Comme toute émission de téléréalité, chaque épisode est structuré de façon identique :
- Présentation de la famille et de ses difficultés: il s’agit le plus souvent de parents dépassés, d’enfants qui ne savent pas obéir, d’absence de communication ;
- Super Nanny observe: l’éducatrice professionnelle appelée à la rescousse s’immerge dans la famille et à l’aide d’une tablette et d’un bloc note prend acte des problèmes qui se posent ;
- Super Nanny intervient: elle réunit la famille et lui présente les nouvelles règles qu’elle a instituées pour un meilleur fonctionnement familial ;
- Super Nanny s’éclipse: en son absence, la famille s’attache à suivre ces règles ;
- Super Nanny recadre: des progrès sont observés, mais quelques défaillances restent encore à corriger ;
- Conclusion positive: Super Nanny peut s’en aller, car tout est rentré dans l’ordre, la situation de cette famille est à présent satisfaisante.
Pour le sociologue François Jost, Super Nanny est comparable à une fée. Elle vient, à coup de baguette magique, rétablir une situation initialement perturbée. Toutefois, la comparaison s’arrête là, car, contrairement aux contes traditionnels, l’émission Super Nanny n’ouvre aucunement sur un imaginaire qui laisserait toute sa place à la créativité et à la recherche du sens que chacun peut vouloir donner à sa vie. Bien au contraire, sur un canevas immuable, les échanges entre les protagonistes, interventions de cette pseudoéducatrice télévisuelle et commentaires de la voix off semblent, d’émission en émission, se répéter inlassablement.
Cette absence de créativité propre à la téléréalité se repère non seulement dans la structure de l’émission, mais aussi aux nombreux clichés qu’elle véhicule.
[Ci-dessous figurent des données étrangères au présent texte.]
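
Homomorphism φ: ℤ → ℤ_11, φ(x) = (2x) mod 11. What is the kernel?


Kernel = preimage of identity
ker(φ) = {x ∈ ℤ : 2x ≡ 0 (mod 11)}. gcd(2,11) = 1, so 2x ≡ 0 (mod 11) ⟺ x ≡ 0 (mod 11/1 = 11). Hence ker(φ) = 11ℤ

ker(φ) = 11ℤ


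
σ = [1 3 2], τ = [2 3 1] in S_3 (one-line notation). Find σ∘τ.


σ∘τ: apply τ first, then σ
1 →τ 2 →σ 3
2 →τ 3 →σ 2
3 →τ 1 →σ 1

σ∘τ = [3 2 1]


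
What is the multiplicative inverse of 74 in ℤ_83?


Use the extended Euclidean algorithm to write 1 = 74·s + 83·t; then s mod 83 is the inverse.
Euclidean algorithm:
  74 = 0·83 + 74
  83 = 1·74 + 9
  74 = 8·9 + 2
  9 = 4·2 + 1
  2 = 2·1 + 0
gcd(74,83) = 1
Back-substitution gives: 74·(-37) + 83·(33) = 1
So 74⁻¹ ≡ -37 ≡ 46 (mod 83)
Check: 74 × 46 = 3404 ≡ 1 (mod 83) ✓

74⁻¹ ≡ 46 (mod 83)


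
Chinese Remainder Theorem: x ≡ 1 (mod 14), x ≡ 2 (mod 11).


m₁ = 14, m₂ = 11, gcd = 1, so CRT applies. M = m₁·m₂ = 154
Let M₁ = M/m₁ = 11, M₂ = M/m₂ = 14
Find y₁ ≡ M₁⁻¹ (mod m₁): 11⁻¹ ≡ 9 (mod 14)
Find y₂ ≡ M₂⁻¹ (mod m₂): 14⁻¹ ≡ 4 (mod 11)
x = a₁·M₁·y₁ + a₂·M₂·y₂ = 1·11·9 + 2·14·4 = 211
Reduce mod 154: x ≡ 57
Check: 57 mod 14 = 1 ✓, 57 mod 11 = 2 ✓

x ≡ 57 (mod 154)


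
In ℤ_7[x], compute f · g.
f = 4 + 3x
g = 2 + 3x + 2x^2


Expand and collect like terms; reduce coefficients mod 7:
x^0: 4·2 = 8 ≡ 1 (mod 7)
x^1: 4·3 + 3·2 = 18 ≡ 4 (mod 7)
x^2: 4·2 + 3·3 = 17 ≡ 3 (mod 7)
x^3: 3·2 = 6 ≡ 6 (mod 7)
Result: 1 + 4x + 3x^2 + 6x^3

f · g = 1 + 4x + 3x^2 + 6x^3


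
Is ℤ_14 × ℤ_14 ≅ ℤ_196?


Comparing ℤ_14 × ℤ_14 and ℤ_196:
gcd(14,14) = 14 ≠ 1. Max element order in ℤ_14×ℤ_14 is lcm(14,14) = 14 < 196, so it has no element of order 196

No, ℤ_14 × ℤ_14 ≇ ℤ_196


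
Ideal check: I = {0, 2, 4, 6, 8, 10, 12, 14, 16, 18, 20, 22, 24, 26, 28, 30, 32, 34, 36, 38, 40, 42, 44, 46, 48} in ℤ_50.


Check ideal conditions for I = {0, 2, 4, 6, 8, 10, 12, 14, 16, 18, 20, 22, 24, 26, 28, 30, 32, 34, 36, 38, 40, 42, 44, 46, 48} in ℤ_50:
(1) I is an additive subgroup? Yes
(2) For r ∈ ℤ_50 and a ∈ I: r·a ∈ I? Yes

Yes, I is an ideal of ℤ_50


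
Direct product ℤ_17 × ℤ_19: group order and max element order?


|ℤ_17 × ℤ_19| = 17 × 19 = 323
Max element order = lcm(17,19) = 323
Cyclic? Yes (gcd=1)

|ℤ_17×ℤ_19| = 323, max element order = 323


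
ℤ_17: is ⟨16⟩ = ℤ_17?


g generates ℤ_n iff gcd(g, n) = 1
gcd(16, 17) = 1
Since gcd = 1, 16 is a generator.

Yes, 16 generates ℤ_17


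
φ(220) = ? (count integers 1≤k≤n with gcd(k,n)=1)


Factor n: 220 = 2^2 × 5 × 11
φ(n) = n · ∏(1 - 1/p) over distinct primes p | n
φ(220) = 220 · (1 - 1/2) · (1 - 1/5) · (1 - 1/11) = 80

φ(220) = 80


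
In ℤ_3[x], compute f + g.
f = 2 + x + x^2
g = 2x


Add coefficients mod 3:
x^0: 2 + 0 = 2 (mod 3)
x^1: 1 + 2 = 0 (mod 3)
x^2: 1 + 0 = 1 (mod 3)
Result: 2 + x^2

f + g = 2 + x^2


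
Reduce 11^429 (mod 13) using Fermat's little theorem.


Fermat's little theorem: if p is prime and gcd(a,p)=1, then a^(p-1) ≡ 1 (mod p)
p = 13 is prime, gcd(11,13) = 1
Reduce exponent: 429 mod 12 = 9
So 11^429 ≡ 11^9 (mod 13)
11^9 mod 13 = 8

11^429 ≡ 8 (mod 13)


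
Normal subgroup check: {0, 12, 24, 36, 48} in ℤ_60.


H = {0, 12, 24, 36, 48} in ℤ_60
ℤ_60 is abelian; every subgroup of an abelian group is normal

Yes, normal subgroup


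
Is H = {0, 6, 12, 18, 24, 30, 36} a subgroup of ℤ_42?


Subgroup test for H = {0, 6, 12, 18, 24, 30, 36} in (ℤ_42, +):
(1) 0 ∈ H? Yes
(2) Closure: for all a,b ∈ H, (a+b) mod 42 ∈ H? Yes
(3) Inverses: for all a ∈ H, -a mod 42 ∈ H? Yes

Yes, H is a subgroup of ℤ_42


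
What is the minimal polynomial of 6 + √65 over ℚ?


Let α = 6 + √65. Then α - 6 = √65, so (α - 6)² = 65, giving α² - 12α - 29 = 0. Degree 2 and α ∉ ℚ, so this is the minimal polynomial.

Minimal polynomial: x² - 12x - 29


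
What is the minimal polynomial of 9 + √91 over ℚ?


Let α = 9 + √91. Then α - 9 = √91, so (α - 9)² = 91, giving α² - 18α - 10 = 0. Degree 2 and α ∉ ℚ, so this is the minimal polynomial.

Minimal polynomial: x² - 18x - 10


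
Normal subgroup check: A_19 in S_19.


H = A_19 in S_19
A_19 has index 2 in S_19, and every subgroup of index 2 is normal

Yes, normal subgroup


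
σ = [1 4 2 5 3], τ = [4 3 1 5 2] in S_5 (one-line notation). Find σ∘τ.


σ∘τ: apply τ first, then σ
1 →τ 4 →σ 5
2 →τ 3 →σ 2
3 →τ 1 →σ 1
4 →τ 5 →σ 3
5 →τ 2 →σ 4

σ∘τ = [5 2 1 3 4]


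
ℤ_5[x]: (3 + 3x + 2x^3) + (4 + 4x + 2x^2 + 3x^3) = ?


Add coefficients mod 5:
x^0: 3 + 4 = 2 (mod 5)
x^1: 3 + 4 = 2 (mod 5)
x^2: 0 + 2 = 2 (mod 5)
x^3: 2 + 3 = 0 (mod 5)
Result: 2 + 2x + 2x^2

f + g = 2 + 2x + 2x^2


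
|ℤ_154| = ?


ℤ_n has n elements.

|ℤ_154| = 154


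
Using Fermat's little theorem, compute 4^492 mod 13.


Fermat's little theorem: if p is prime and gcd(a,p)=1, then a^(p-1) ≡ 1 (mod p)
p = 13 is prime, gcd(4,13) = 1
Reduce exponent: 492 mod 12 = 0
So 4^492 ≡ 4^0 (mod 13)
4^0 = 1

4^492 ≡ 1 (mod 13)


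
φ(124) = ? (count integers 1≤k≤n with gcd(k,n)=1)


Factor n: 124 = 2^2 × 31
φ(n) = n · ∏(1 - 1/p) over distinct primes p | n
φ(124) = 124 · (1 - 1/2) · (1 - 1/31) = 60

φ(124) = 60


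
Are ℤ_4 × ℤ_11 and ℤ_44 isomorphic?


Comparing ℤ_4 × ℤ_11 and ℤ_44:
gcd(4,11) = 1, so ℤ_4 × ℤ_11 ≅ ℤ_44 (CRT)

Yes, ℤ_4 × ℤ_11 ≅ ℤ_44


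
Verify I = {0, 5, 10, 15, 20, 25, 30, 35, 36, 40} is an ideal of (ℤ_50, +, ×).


Check ideal conditions for I = {0, 5, 10, 15, 20, 25, 30, 35, 36, 40} in ℤ_50:
(1) I is an additive subgroup? No
(2) For r ∈ ℤ_50 and a ∈ I: r·a ∈ I? No  [counterexample: r=2, a=36, r·a mod 50 = 22 ∉ I]

No, I is not an ideal of ℤ_50


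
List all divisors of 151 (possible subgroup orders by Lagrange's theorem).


Lagrange's theorem: |H| divides |G|
|G| = 151
Divisors of 151: 1, 151

Possible subgroup orders: {1, 151}


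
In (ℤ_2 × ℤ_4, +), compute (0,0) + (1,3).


Operation: componentwise addition mod (2, 4)
(0,0) + (1,3) = ((a₁+b₁) mod 2, (a₂+b₂) mod 4) with a = (0,0), b = (1,3)

(0,0) + (1,3) = (1,3)


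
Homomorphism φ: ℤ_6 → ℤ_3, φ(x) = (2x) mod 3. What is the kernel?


Kernel = preimage of identity
ker(φ) = {x ∈ ℤ_6 : 2x ≡ 0 (mod 3)}. Since 3 | 6, φ is well-defined. The kernel is the cyclic subgroup ⟨3⟩ of ℤ_6 (order 2), i.e. {0, 3}

ker(φ) = {0, 3}


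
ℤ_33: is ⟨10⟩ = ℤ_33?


g generates ℤ_n iff gcd(g, n) = 1
gcd(10, 33) = 1
Since gcd = 1, 10 is a generator.

Yes, 10 generates ℤ_33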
Les parents sont démissionnaires, ils ne savent pas se faire respecter, n’assument pas leur autorité et sont esclaves de leurs enfants. Ces petits derniers n’en font qu’à leur tête, ont les pleins pouvoirs, n’obéissent pas et font la loi. De même, les termes employés par Super Nanny sont lourdement connotés : elle se dit « effarée » et juge souvent la situation « catastrophique ». Les mots et expressions utilisés par la voix off surfent tout autant sur le registre dramatique : colères, crises de nerfs, contradictions, drames…
Alors bien sûr, face à ce « champ de bataille » constaté par une Super Nanny abasourdie, des règles de bonne conduite s’imposent à tous les membres de la famille. En un sens, ce n’est pas seulement l’éducation des enfants qui est visée, mais aussi celle des parents. Ces « incapables » ont droit tout à la fois aux remontrances de Super Nanny, à sa compréhension et à ses félicitations. Une infantilisation des parents qui pose problème dans une émission qui les enjoint d’assumer leur responsabilité.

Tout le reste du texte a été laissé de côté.